Startup Advice for Young Engineers: Be a “Sponge” First, Then Build the Base
Both founders began their careers at Tesla and SpaceX while relatively young. For young engineers considering one day leaving to start their own ventures, they offered pragmatic advice.
Turner believes that if you are in a company with a very high talent density, where you can feel growth every day and see a project evolve from early chaotic phases to mid chaotic phases to deployment chaotic phases, this end-to-end experience is invaluable. Multiple experiences from concept to deployment with the best people in the world is a unique experience that prepares you for future entrepreneurship. But he does not advise rushing out, because your credibility is crucial for attracting talent. A company is essentially a collection of exceptional talent, driven by a collectively exciting mission. Convincing people to join a mission filled with pain and risk is easier if you have multiple execution cycles of experience, genuinely understanding how long each part of the process takes, allowing you to set goals with greater credibility and construct the team around them. Therefore, maximize leveraging ecosystems and companies that provide such experiences. As long as you gain increasing power, responsibility, and scope within the company, it will be a valuable experience laying the groundwork for your future success.

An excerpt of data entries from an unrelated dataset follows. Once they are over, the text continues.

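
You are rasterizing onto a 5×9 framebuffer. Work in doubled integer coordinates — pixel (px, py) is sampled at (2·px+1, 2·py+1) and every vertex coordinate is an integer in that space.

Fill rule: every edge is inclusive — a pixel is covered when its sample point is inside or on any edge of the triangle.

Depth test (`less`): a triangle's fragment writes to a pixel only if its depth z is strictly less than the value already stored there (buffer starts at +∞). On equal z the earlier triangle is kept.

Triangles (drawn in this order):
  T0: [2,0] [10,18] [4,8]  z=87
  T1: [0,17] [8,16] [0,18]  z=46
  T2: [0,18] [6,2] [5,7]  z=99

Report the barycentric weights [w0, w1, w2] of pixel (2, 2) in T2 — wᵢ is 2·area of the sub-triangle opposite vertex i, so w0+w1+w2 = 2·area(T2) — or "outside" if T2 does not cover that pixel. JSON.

T0:
  2·area = 28
  edge (2, 0)→(10, 18): d=(8,18) inclusive
  edge (10, 18)→(4, 8): d=(-6,-10) inclusive
  edge (4, 8)→(2, 0): d=(-2,-8) inclusive
    (0,1)@(1, 3): e=[42,0,-14] → ·  [on edge]
    (1,1)@(3, 3): e=[6,20,2] → █
    (2,1)@(5, 3): e=[-30,40,18] → ·
    (1,2)@(3, 5): e=[22,8,-2] → ·
    (2,3)@(5, 7): e=[2,16,10] → █
    (3,3)@(7, 7): e=[-34,36,26] → ·
    (2,4)@(5, 9): e=[18,4,6] → █
    (3,4)@(7, 9): e=[-18,24,22] → ·
    (2,5)@(5, 11): e=[34,-8,2] → ·
    (3,6)@(7, 13): e=[14,0,14] → █  [on edge]
    (4,6)@(9, 13): e=[-22,20,30] → ·
    (3,7)@(7, 15): e=[30,-12,10] → ·
  covered (4 px):
    · · · · ·
    · █ · · ·
    · · · · ·
    · · █ · ·
    · · █ · ·
    · · · · ·
    · · · █ ·
    · · · · ·
    · · · · ·
T1:
  2·area = 8
  edge (0, 17)→(8, 16): d=(8,-1) inclusive
  edge (8, 16)→(0, 18): d=(-8,2) inclusive
  edge (0, 18)→(0, 17): d=(0,-1) inclusive
    (0,8)@(1, 17): e=[1,6,1] → █
    (1,8)@(3, 17): e=[3,2,3] → █
    (2,8)@(5, 17): e=[5,-2,5] → ·
  covered (2 px):
    · · · · ·
    · · · · ·
    · · · · ·
    · · · · ·
    · · · · ·
    · · · · ·
    · · · · ·
    · · · · ·
    █ █ · · ·
T2:
  2·area = 14
  edge (0, 18)→(6, 2): d=(6,-16) inclusive
  edge (6, 2)→(5, 7): d=(-1,5) inclusive
  edge (5, 7)→(0, 18): d=(-5,11) inclusive
    (2,2)@(5, 5): e=[2,2,10] → █
    (3,2)@(7, 5): e=[34,-8,-12] → ·
    (2,3)@(5, 7): e=[14,0,0] → █  [on edge]
    (3,3)@(7, 7): e=[46,-10,-22] → ·
    (2,4)@(5, 9): e=[26,-2,-10] → ·
    (1,5)@(3, 11): e=[6,6,2] → █
    (2,5)@(5, 11): e=[38,-4,-20] → ·
    (1,6)@(3, 13): e=[18,4,-8] → ·
    (1,8)@(3, 17): e=[42,0,-28] → ·  [on edge]
  covered (3 px):
    · · · · ·
    · · · · ·
    · · █ · ·
    · · █ · ·
    · · · · ·
    · █ · · ·
    · · · · ·
    · · · · ·
    · · · · ·

Final: [2,10,2]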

Chandler strongly agrees. He joined SpaceX at 18 and told himself from day one to be a "sponge," absorbing information from优秀的人. This should not be limited to the internship period but should be a lifelong endeavor. He suggests, how to place yourself among the world’s finest and get involved in a project from start to finish, repeating that experience. He also acknowledges that newcomers may not know what “good” looks like. Therefore, he recommends relying on your network, peers from school, classmates who have interned at other places, professors, or others who can provide perspectives on companies, missions, and products to engage in meaningful dialogues. While this may seem daunting, once you find that right position, go be a "sponge."

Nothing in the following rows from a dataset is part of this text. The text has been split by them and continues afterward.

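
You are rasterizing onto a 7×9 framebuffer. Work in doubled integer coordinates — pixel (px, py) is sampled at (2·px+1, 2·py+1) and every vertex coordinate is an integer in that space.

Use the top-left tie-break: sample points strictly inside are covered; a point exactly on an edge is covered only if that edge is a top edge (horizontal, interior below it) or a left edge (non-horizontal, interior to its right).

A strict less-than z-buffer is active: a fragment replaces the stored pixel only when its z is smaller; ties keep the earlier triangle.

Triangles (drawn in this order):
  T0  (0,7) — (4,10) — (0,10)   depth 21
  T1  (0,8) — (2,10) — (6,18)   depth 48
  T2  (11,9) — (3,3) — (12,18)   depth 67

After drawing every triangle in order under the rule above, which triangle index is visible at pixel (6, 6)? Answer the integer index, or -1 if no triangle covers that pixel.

T0:
  2·area = 12
  edge (0, 7)→(4, 10): d=(4,3) right/bottom  bias=-1
  edge (4, 10)→(0, 10): d=(-4,0) right/bottom  bias=-1
  edge (0, 10)→(0, 7): d=(0,-3) top-left  bias=+0
    (0,4)@(1, 9): e=[5,4,3] → #
    (1,4)@(3, 9): e=[-1,4,9] → ·
    (0,5)@(1, 11): e=[13,-4,3] → ·
  covered (1 px):
    · · · · · · ·
    · · · · · · ·
    · · · · · · ·
    · · · · · · ·
    # · · · · · ·
    · · · · · · ·
    · · · · · · ·
    · · · · · · ·
    · · · · · · ·
T1:
  2·area = 8
  edge (0, 8)→(2, 10): d=(2,2) right/bottom  bias=-1
  edge (2, 10)→(6, 18): d=(4,8) right/bottom  bias=-1
  edge (6, 18)→(0, 8): d=(-6,-10) top-left  bias=+0
    (0,4)@(1, 9): e=[0,4,4] → ·  [on edge]
    (1,5)@(3, 11): e=[0,-4,12] → ·  [on edge]
    (1,6)@(3, 13): e=[4,4,0] → #  [on edge]
    (2,6)@(5, 13): e=[0,-12,20] → ·  [on edge]
    (1,7)@(3, 15): e=[8,12,-12] → ·
    (3,7)@(7, 15): e=[0,-20,28] → ·  [on edge]
    (4,8)@(9, 17): e=[0,-28,36] → ·  [on edge]
  covered (1 px):
    · · · · · · ·
    · · · · · · ·
    · · · · · · ·
    · · · · · · ·
    · · · · · · ·
    · · · · · · ·
    · # · · · · ·
    · · · · · · ·
    · · · · · · ·
T2:
  2·area = 66  (B↔C swapped to make it positive)
  edge (11, 9)→(12, 18): d=(1,9) right/bottom  bias=-1
  edge (12, 18)→(3, 3): d=(-9,-15) top-left  bias=+0
  edge (3, 3)→(11, 9): d=(8,6) right/bottom  bias=-1
    (1,1)@(3, 3): e=[66,0,0] → ·  [on edge]
    (2,2)@(5, 5): e=[50,12,4] → #
    (3,2)@(7, 5): e=[32,42,-8] → ·
    (2,3)@(5, 7): e=[52,-6,20] → ·
    (3,3)@(7, 7): e=[34,24,8] → #
    (4,3)@(9, 7): e=[16,54,-4] → ·
    (3,4)@(7, 9): e=[36,6,24] → #
    (4,4)@(9, 9): e=[18,36,12] → #
    (5,4)@(11, 9): e=[0,66,0] → ·  [on edge]
    (3,5)@(7, 11): e=[38,-12,40] → ·
    (4,5)@(9, 11): e=[20,18,28] → #
    (5,5)@(11, 11): e=[2,48,16] → #
    (4,6)@(9, 13): e=[22,0,44] → #  [on edge]
  covered (9 px):
    · · · · · · ·
    · · · · · · ·
    · · # · · · ·
    · · · # · · ·
    · · · # # · ·
    · · · · # # ·
    · · · · # # ·
    · · · · · # ·
    · · · · · · ·

Z-buffer (winner per pixel, '.' = empty):
  . . . . . . .
  . . . . . . .
  . . 2 . . . .
  . . . 2 . . .
  0 . . 2 2 . .
  . . . . 2 2 .
  . 1 . . 2 2 .
  . . . . . 2 .
  . . . . . . .

Answer: -1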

Turner concluded, you will never be fully ready to start a business. There is no fixed formula or recipe of “stay somewhere for 10 years then start a business.” Different people have different views on when they feel confident taking risks. But he generally believes that before learning all aspects of building a company, you hope to have the strongest possible technical foundation. Ensuring excessive investment in technology is key. Because once you start a business, you will keep learning how to recruit, how to fundraise, and how to build the ecosystem and infrastructure needed for the company. Chandler resonated with this: learning about funding and other matters while already possessing a technical foundation is already challenging; he cannot imagine doing the reverse — mastering sufficient technical capabilities while entrepreneurship. Therefore, he prefers to first have a technical foundation.
This conversation ultimately returns to a simple truth: don’t try to learn how to build rockets while also being a founder. For hard-tech entrepreneurs, a solid technical foundation is the greatest assurance against all uncertainties.